Obviously, this can have a big impact on your bottom line if you’re a building material distributor. Not only are you potentially leaving perfectly saleable goods unsold, you’re potentially using up significant and costly warehouse space to deal with it.
At the end of the day, this challenge really comes down to visibility. When you can’t easily see why a particular pallet was returned, you can’t necessarily do much with it. On the one hand, the product might be perfectly fine and ready to be resold—on the other, it might have been damaged or defective. If you can find building products & supplies logistics software that enables you to more easily associate returned items with particular orders and their return reasons, you can decrease this area of waste and even potentially save money by reducing your inventory footprint.
6. Ensuring Clear Delivery Documentation with the Right Building Products & Supplies Logistics Software
We said above that managing return items without too much waste is largely a matter of visibility—but that’s not the only building material delivery challenge where visibility plays a huge role. In point of fact, documenting the entire delivery process from end to end is one of the most important hurdles for modern delivery organizations to grapple with.
There are a myriad of reasons for this:
- Orders are often placed and received by different people, which can lead to confusion and disputes.
- Jobsite theft is always a possibility, which means it’s crucial to have clear, photographic proof of delivery for every completed delivery.
- Attempts to boost delivery efficiency, shrink your inventory footprint, or achieve other goals all depend on access to thorough delivery data from past delivery runs.
And, obviously, overcoming some of the challenges above also requires clear documentation. To overcome that hurdle and make complete, digital audit trails a reality for your deliveries, you need to start by empowering your drivers to easily capture proof of delivery with their mobile devices. This digital PoD should include pictures, signatures, and notes, and it should be timestamped and geostamped. From there, the PoD should be automatically associated with the relevant order and stored along with a schedule of the truck’s movements along its route and the driver’s status updates throughout the trip. On the scale of individual routes, this helps you resolve exceptions more quickly—but on the level of your entire operation, it gives you the strategic visibility and intelligence to continue increasing efficiency over time.

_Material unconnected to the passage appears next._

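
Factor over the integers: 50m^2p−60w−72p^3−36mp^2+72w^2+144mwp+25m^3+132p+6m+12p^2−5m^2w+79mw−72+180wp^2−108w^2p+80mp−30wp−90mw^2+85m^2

(5m+6p−4)(5m+9w−6p+6)(m−2w+2p+3)

Group: 5m(5m^2−mw+4mp+21m−18w^2+30wp+15w−12p^2−6p+18) + (6p−4)(5m^2−mw+4mp+21m−18w^2+30wp+15w−12p^2−6p+18); both groups contain (5m^2−mw+4mp+21m−18w^2+30wp+15w−12p^2−6p+18), so (5m+6p−4) is a factor with cofactor 5m^2−mw+4mp+21m−18w^2+30wp+15w−12p^2−6p+18.
The cofactor groups again: 5m^2−mw+4mp+21m−18w^2+30wp+15w−12p^2−6p+18 = 5m(m−2w+2p+3) + (9w−6p+6)(m−2w+2p+3); both groups contain (m−2w+2p+3), giving (5m+9w−6p+6)(m−2w+2p+3).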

7. Delivering to Sites That Lack Addresses
A lot has to go right to make for a successful delivery in the building supplies industry. You have to show up at the right time, with the right product. You have to keep your customers in the loop and make sure you’re working to meet their needs. And you have to deliver to the right place.
This last part is easier said than done in some cases. Why? Because construction sites often lack verified addresses. Where a retailer delivering to someone’s home can generally just plug an address into their route optimization solution and be fairly confident that the truck will be directed to the right place, you don’t always have the same luxury when you’re delivering to the third house in the southernmost row of a massive subdivision.
Luckily, this is another problem that the right building products & supplies logistics software can more or less solve for you. By leveraging AI and machine learning to resolve ambiguous addresses and make sure your drivers are actually headed to the right place. If you can combine that certainty about location accuracy with ETA accuracy, robust customer communications, and total visibility before, during, and after your delivery runs, you can successfully navigate the many building material delivery challenges that face businesses today.